Decorating pilasters are disposed without a precise order and divide vertically the side walls. In some places the pilasters aren't in line with the arch corbel. The pilasters of the apsis wall appear neater. The basilical plan, mono-apsis, longitudinally divided in three naves by arches supported by a series of columns, some of which presumably come from an ancient Roman or Early Christian temple. On the nave wings there are two marble lions that probably originally where outside the building. Three steps give way to the presbytery, that is on a higher level compared to the rest of the church.
The altar is supported by little columns with capitals that recall the ones in the church of S.Maria of Ardara. The altar niche shows a simulacrum of Virgin Mary, considered miraculous. The apsis is covered by a semi-circle cup made in stone ashlars.

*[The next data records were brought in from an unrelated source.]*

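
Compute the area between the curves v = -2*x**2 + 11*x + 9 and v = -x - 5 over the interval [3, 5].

176/3

On [3, 5], (-2*x**2 + 11*x + 9) - (-x - 5) = -2*x**2 + 12*x + 14 is ≥ 0 throughout, so the area is a single integral of |-2*x**2 + 12*x + 14|.
∫[3,5] (-2*x**2 + 12*x + 14) dx = 176/3.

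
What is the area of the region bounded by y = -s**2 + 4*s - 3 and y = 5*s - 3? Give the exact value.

1/6

Set the curves equal: -s**2 + 4*s - 3 = 5*s - 3, so -s**2 - s = 0, which factors as -s*(s + 1) = 0. The curves meet at s = -1, 0.
On [-1, 0], y = -s**2 + 4*s - 3 is on top; that piece has area ∫[-1,0] (-s**2 - s) ds = 1/6.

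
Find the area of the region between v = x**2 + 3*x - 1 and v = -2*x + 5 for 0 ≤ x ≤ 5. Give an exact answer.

The difference (x**2 + 3*x - 1) - (-2*x + 5) = x**2 + 5*x - 6 changes sign at x = 1 inside [0, 5], so split the integral there.
∫[0,1] (x**2 + 5*x - 6) dx = -19/6; the area of that piece is 19/6.
∫[1,5] (x**2 + 5*x - 6) dx = 232/3.
Total area = 19/6 + 232/3 = 161/2.

161/2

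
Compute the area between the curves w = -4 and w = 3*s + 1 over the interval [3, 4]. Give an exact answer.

On [3, 4], (-4) - (3*s + 1) = -3*s - 5 is ≤ 0 throughout, so the area is a single integral of |-3*s - 5|.
∫[3,4] (-3*s - 5) ds = -31/2; the area of that piece is 31/2.

31/2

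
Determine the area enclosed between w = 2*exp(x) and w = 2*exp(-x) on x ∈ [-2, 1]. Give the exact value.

The difference (2*exp(x)) - (2*exp(-x)) = 2*exp(x) - 2*exp(-x) changes sign at x = 0 inside [-2, 1], so split the integral there.
∫[-2,0] (2*exp(x) - 2*exp(-x)) dx = -2*exp(2) - 2*exp(-2) + 4; the area of that piece is -4 + 2*exp(-2) + 2*exp(2).
∫[0,1] (2*exp(x) - 2*exp(-x)) dx = -4 + 2*exp(-1) + 2*exp(1).
Total area = (-4 + 2*exp(-2) + 2*exp(2)) + (-4 + 2*exp(-1) + 2*exp(1)) = -8 + 2*exp(-2) + 2*exp(-1) + 2*exp(1) + 2*exp(2).

-8 + 2*exp(-2) + 2*exp(-1) + 2*exp(1) + 2*exp(2)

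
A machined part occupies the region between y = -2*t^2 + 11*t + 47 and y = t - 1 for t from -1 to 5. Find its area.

324

On [-1, 5], (-2*t^2 + 11*t + 47) - (t - 1) = -2*t^2 + 10*t + 48 is ≥ 0 throughout, so the area is a single integral of |-2*t^2 + 10*t + 48|.
∫[-1,5] (-2*t^2 + 10*t + 48) dt = 324.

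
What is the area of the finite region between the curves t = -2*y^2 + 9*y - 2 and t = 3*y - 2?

Both boundary curves give t as a function of y, so integrate with respect to y. Setting them equal: -2*y^2 + 6*y = 0, i.e. -2*y*(y - 3) = 0, so they meet at y = 0, 3.
For y in [0, 3], t = -2*y^2 + 9*y - 2 is on the right; area = ∫[0,3] (-2*y^2 + 6*y) dy = 9.

9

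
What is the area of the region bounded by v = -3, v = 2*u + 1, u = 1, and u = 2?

7

On [1, 2], (-3) - (2*u + 1) = -2*u - 4 is ≤ 0 throughout, so the area is a single integral of |-2*u - 4|.
∫[1,2] (-2*u - 4) du = -7; the area of that piece is 7.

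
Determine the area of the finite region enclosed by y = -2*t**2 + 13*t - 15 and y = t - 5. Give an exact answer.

64/3

Set the curves equal: -2*t**2 + 13*t - 15 = t - 5, so -2*t**2 + 12*t - 10 = 0, which factors as -2*(t - 5)*(t - 1) = 0. The curves meet at t = 1, 5.
On [1, 5], y = -2*t**2 + 13*t - 15 is on top; that piece has area ∫[1,5] (-2*t**2 + 12*t - 10) dt = 64/3.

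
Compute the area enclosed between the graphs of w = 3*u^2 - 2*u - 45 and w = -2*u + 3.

256

Set the curves equal: 3*u^2 - 2*u - 45 = -2*u + 3, so 3*u^2 - 48 = 0, which factors as 3*(u - 4)*(u + 4) = 0. The curves meet at u = -4, 4.
On [-4, 4], w = -2*u + 3 is on top; that piece has area ∫[-4,4] (-(3*u^2 - 48)) du = 256.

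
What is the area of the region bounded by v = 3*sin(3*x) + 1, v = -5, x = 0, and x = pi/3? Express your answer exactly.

2 + 2*pi

On [0, pi/3], (3*sin(3*x) + 1) - (-5) = 3*sin(3*x) + 6 is ≥ 0 throughout, so the area is a single integral of |3*sin(3*x) + 6|.
∫[0,pi/3] (3*sin(3*x) + 6) dx = 2 + 2*pi.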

During the restoration of the floors some excavations have been made that have shown the foundations of a church with a double apsis (typical by the Vittorini). The plan of this temple is shown on the floors by the different color tiles. On the central nave the cover of the saddle roof is supported by wooden trusses, each of which lies on two wooden corbels. The lateral naves are covered by slopes. The left lateral nave has a little door that in the past led to the ancient hermitage and the close cemetery. The only remaining of the cloister is a well from which gushes out a water that has miraculous virtues. A legend tells that these virtues were revealed to the very ill keeper of the church by a strange knight appeared to him: "Wash and pray" he said. The keeper obeyed and recovered. From that moment the church became a pilgrimage destination, particularly during the festivity celebrated on September 8th for Mother Mary's birth. On the right lateral nave there is a door called the "holy door" because opened only in the Jubilee years. During Jubilee 2000, Cagliari's Archbishop, Ottorino Pietro Alberti, enclosed the Church of S. Maria di Uta in the list of the diocese sanctuaries, where the faithful can gain the indulgences. On September 10th of the same year, in the Sanctuary of "Nostra Signora di Monserrato" (this is the name of Uta's Virgin Mother) there has been the jubilee of the ill people, attended by 5.000 people, blessed by the Archbishop.